SLR - May 2021 - Yen Tran
Risk of Nonunion with Nonselective NSAIDs, COX-2 Inhibitors, and Opioids
Reference: George M, Baker J, Leonard C, Mehta S, Miano T, Hennessy S. Risk of Nonunion with Nonselective NSAIDs, COX-2 Inhibitors, and Opioids. The Journal of Bone and Joint Surgery. 2020 Jul 15;102:1230-8.
Level of Evidence: Level III - Therapeutic
Scientific Literature Review
Reviewed By: Yen Tran, DPM
Residency Program: AMITA Health St. Joseph Hospital – Chicago, IL
Podiatric Relevance: This study compared the nonunion rates in three groups of pain medication in fracture healing. The three groups were nonselective NSAID, COX-2 inhibitors, and opioids. COX-2 inhibitors were found to have the highest rate of nonunion, followed by opioids, then nonselective NSAIDs. This is important when considering pain management in fracture healing.
Methods: The data used was from Optum from January 1, 2000 to September 30, 2015. Patient selection included >18 year old, inpatient or outpatient, 1 long fracture per patient in lower or upper extremities or clavicle, >6 months baseline enrollment, >1 year of continuous follow up. Patients were excluded if they had multiple fractures or had prior diagnose of nonunion or malunion. The data categorized patients based on pain medications prescriptions for nonselective NSAIDs, selective COX-2 inhibitors, and/or opioids 90 days before or after the fracture date. The diagnosis code selected was for nonunion (733.82) from 91 to 365 days after the initial fracture diagnosis with a procedure to treat nonunion (surgery, bone grafting, electrical non stimulation) within 30 days after the diagnosis of nonunion or if there were nonunion without procedure.

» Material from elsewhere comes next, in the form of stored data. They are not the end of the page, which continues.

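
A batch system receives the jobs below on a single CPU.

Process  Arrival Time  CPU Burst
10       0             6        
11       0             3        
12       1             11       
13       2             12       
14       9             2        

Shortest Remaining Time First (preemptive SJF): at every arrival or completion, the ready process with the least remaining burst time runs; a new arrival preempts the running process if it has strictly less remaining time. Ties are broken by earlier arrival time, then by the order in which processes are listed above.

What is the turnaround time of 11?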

Other variables that were analyzed included age, sex, geographical region, year, filled prescriptions for glucocorticoids or anticoagulants, energy of the injury, fracture location, open versus closed, initial treatment, location and patient comorbidities.
Results: Filling a nonselective NSAID prescription following fracture showed no increased risk of nonunion after adjusted data analysis (nonunion adjusted odds ratio = 1.09, nonunion plus procedure = 1.07). Filling a COX-2 inhibitors and opioids prescription showed increased risk of nonunion (COX-2 inhibitors nonunion =1.84, nonunion plus procedure = 1.48; Opioid nonunion = 1.69, nonunion plus procedure = 2.05).
Filling a nonselective NSAID and COX-2 inhibitors prescriptions 90 days prior to fracture showed increased risk of nonunion (NSAID nonunion = 1.44, nonunion plus procedure = 1.36; COX-2 inhibitors nonunion = 1.60, nonunion plus procedure = 1.76). Filling an opioid prescription 90 days before the fracture was not associated with an increased risk of a nonunion diagnosis plus procedure =1.04 but was modestly associated with a nonunion diagnosis = 1.09. Other variables analyzed showed no significant differences.
Conclusions: This study concluded that nonselective NSAID prescription fills following a fracture was not associated with an increased risk of nonunion but COX-2 inhibitor and opioid prescription fills following a fracture were associated with increased risk of nonunion. However, the effect of nonselective NSAID should be further studied before coming to a conclusion. There may be confounding factors such as dosage and duration that may have an impact on fracture healing, hence the study found that there is a higher risk of nonunion in patients who fill the NSAID prescription 90 days prior to fracture. It was also found that opioids prescription fills were associated with increased risk of nonunion but it could be that patients who filled for opioids had higher-energy injuries and thus innately higher risk of nonunion. Adjustments in the data is unlikely to completely account for the confounding variables.